General information
- Lines: Alamein, Outer Circle railway
- Platforms: 2

History
- Opened: 24 March 1891
- Closed: 6 September 1943

Services
| Preceding station |  | Disused railways |  | Following station |
| Willsmere towards Fairfield |  | Outer Circle line |  | Deepdene towards Oakleigh |
| Terminus |  | Alamein line |  | Deepdene towards Ashburton |
|  | List of closed railway stations in Melbourne |  |  |  |

Location

= East Kew railway station =

Railway station located at Kew, Melbourne, Australia

East Kew was a railway station on the Outer Circle railway line, located in the suburb of Kew, Melbourne, Victoria, Australia. The station opened with the line on 24 March 1891, and closed with the line on 12 April 1893. It was on the west side of Normanby Road, and was the site of a crossing loop, with a platform on each track. A goods siding was also provided at the Riversdale end.

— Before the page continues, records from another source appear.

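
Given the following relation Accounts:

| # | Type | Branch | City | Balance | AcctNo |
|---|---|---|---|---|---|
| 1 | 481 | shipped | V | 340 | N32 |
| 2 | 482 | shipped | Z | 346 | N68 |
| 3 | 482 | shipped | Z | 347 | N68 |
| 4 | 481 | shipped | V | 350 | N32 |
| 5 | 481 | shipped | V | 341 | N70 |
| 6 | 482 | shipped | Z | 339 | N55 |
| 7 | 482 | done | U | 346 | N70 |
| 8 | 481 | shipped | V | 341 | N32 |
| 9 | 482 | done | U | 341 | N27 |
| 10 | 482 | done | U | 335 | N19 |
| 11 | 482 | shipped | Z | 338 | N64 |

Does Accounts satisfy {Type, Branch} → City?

(Type=481, Branch=shipped): rows 1, 4, 5, 8 → City = V, V, V, V ✓
(Type=482, Branch=shipped): rows 2, 3, 6, 11 → City = Z, Z, Z, Z ✓
(Type=482, Branch=done): rows 7, 9, 10 → City = U, U, U ✓
Every {Type, Branch} value is associated with a single City value, so {Type, Branch} → City holds.

Yes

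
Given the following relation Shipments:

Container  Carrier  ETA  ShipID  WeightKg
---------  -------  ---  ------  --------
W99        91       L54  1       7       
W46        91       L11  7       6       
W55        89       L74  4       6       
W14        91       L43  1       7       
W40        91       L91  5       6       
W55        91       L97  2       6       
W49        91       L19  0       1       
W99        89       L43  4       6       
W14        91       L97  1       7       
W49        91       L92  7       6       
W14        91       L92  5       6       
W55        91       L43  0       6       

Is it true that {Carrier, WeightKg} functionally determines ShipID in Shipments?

(Carrier=91, WeightKg=7): 3 rows → ShipID = 1, 1, 1 ✓
(Carrier=91, WeightKg=6): 6 rows → ShipID takes values {7, 5, 2, 0} — violation
(Carrier=89, WeightKg=6): 2 rows → ShipID = 4, 4 ✓
(Carrier=91, WeightKg=1): 1 row → ShipID = 0 ✓
Two rows agree on {Carrier, WeightKg} but differ on ShipID, so {Carrier, WeightKg} → ShipID does not hold.

No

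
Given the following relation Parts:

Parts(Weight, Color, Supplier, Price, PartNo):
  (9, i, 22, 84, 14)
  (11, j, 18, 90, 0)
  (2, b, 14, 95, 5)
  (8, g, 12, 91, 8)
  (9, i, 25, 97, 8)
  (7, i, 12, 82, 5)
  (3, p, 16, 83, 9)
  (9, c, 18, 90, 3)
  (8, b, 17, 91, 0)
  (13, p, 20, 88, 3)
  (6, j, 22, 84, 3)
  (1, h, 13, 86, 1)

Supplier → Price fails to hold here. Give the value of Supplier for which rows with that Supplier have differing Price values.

12

Supplier=22: 2 rows → Price = 84, 84 ✓
Supplier=18: 2 rows → Price = 90, 90 ✓
Supplier=14: 1 row → Price = 95 ✓
Supplier=12: 2 rows → Price takes values {91, 82} — violation
Supplier=25: 1 row → Price = 97 ✓
Supplier=16: 1 row → Price = 83 ✓
Supplier=17: 1 row → Price = 91 ✓
Supplier=20: 1 row → Price = 88 ✓
Supplier=13: 1 row → Price = 86 ✓
The only Supplier value with inconsistent Price is Supplier=12.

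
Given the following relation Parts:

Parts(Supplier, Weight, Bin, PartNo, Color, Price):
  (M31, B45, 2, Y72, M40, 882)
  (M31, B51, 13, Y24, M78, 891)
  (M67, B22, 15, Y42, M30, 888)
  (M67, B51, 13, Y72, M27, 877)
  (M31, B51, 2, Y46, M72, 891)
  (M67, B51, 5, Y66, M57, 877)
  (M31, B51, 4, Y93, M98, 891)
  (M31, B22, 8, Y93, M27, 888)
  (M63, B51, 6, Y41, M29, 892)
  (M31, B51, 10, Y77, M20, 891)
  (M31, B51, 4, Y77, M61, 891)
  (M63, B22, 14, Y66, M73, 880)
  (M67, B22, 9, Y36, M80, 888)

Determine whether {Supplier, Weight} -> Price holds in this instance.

Yes

(Supplier=M31, Weight=B45): 1 row → Price = 882 ✓
(Supplier=M31, Weight=B51): 5 rows → Price = 891, 891, 891, 891, 891 ✓
(Supplier=M67, Weight=B22): 2 rows → Price = 888, 888 ✓
(Supplier=M67, Weight=B51): 2 rows → Price = 877, 877 ✓
(Supplier=M31, Weight=B22): 1 row → Price = 888 ✓
(Supplier=M63, Weight=B51): 1 row → Price = 892 ✓
(Supplier=M63, Weight=B22): 1 row → Price = 880 ✓
Every {Supplier, Weight} value is associated with a single Price value, so {Supplier, Weight} -> Price holds.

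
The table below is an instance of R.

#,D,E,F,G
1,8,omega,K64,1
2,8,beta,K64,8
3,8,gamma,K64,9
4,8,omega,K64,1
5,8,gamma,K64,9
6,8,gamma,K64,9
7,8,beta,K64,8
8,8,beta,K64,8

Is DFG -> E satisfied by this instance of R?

Yes

(D=8, F=K64, G=1): rows 1, 4 → E = omega, omega ✓
(D=8, F=K64, G=8): rows 2, 7, 8 → E = beta, beta, beta ✓
(D=8, F=K64, G=9): rows 3, 5, 6 → E = gamma, gamma, gamma ✓
Every DFG value is associated with a single E value, so DFG -> E holds.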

On 11 February 1925, the station was reopened for goods traffic only, as the terminus of the reopened section of the Outer Circle line from Deepdene railway station. Three loop sidings were provided, along with a headshunt, and there was a dead end extension at the Riversdale end. The headshunt, which crossed Normanby Road, was abolished around 1935 to eliminate the level crossing, and the sidings became dead-end. Goods services were withdrawn on 6 September 1943, and the line back to Riversdale closed.

The station buildings were still present in 1926-1927.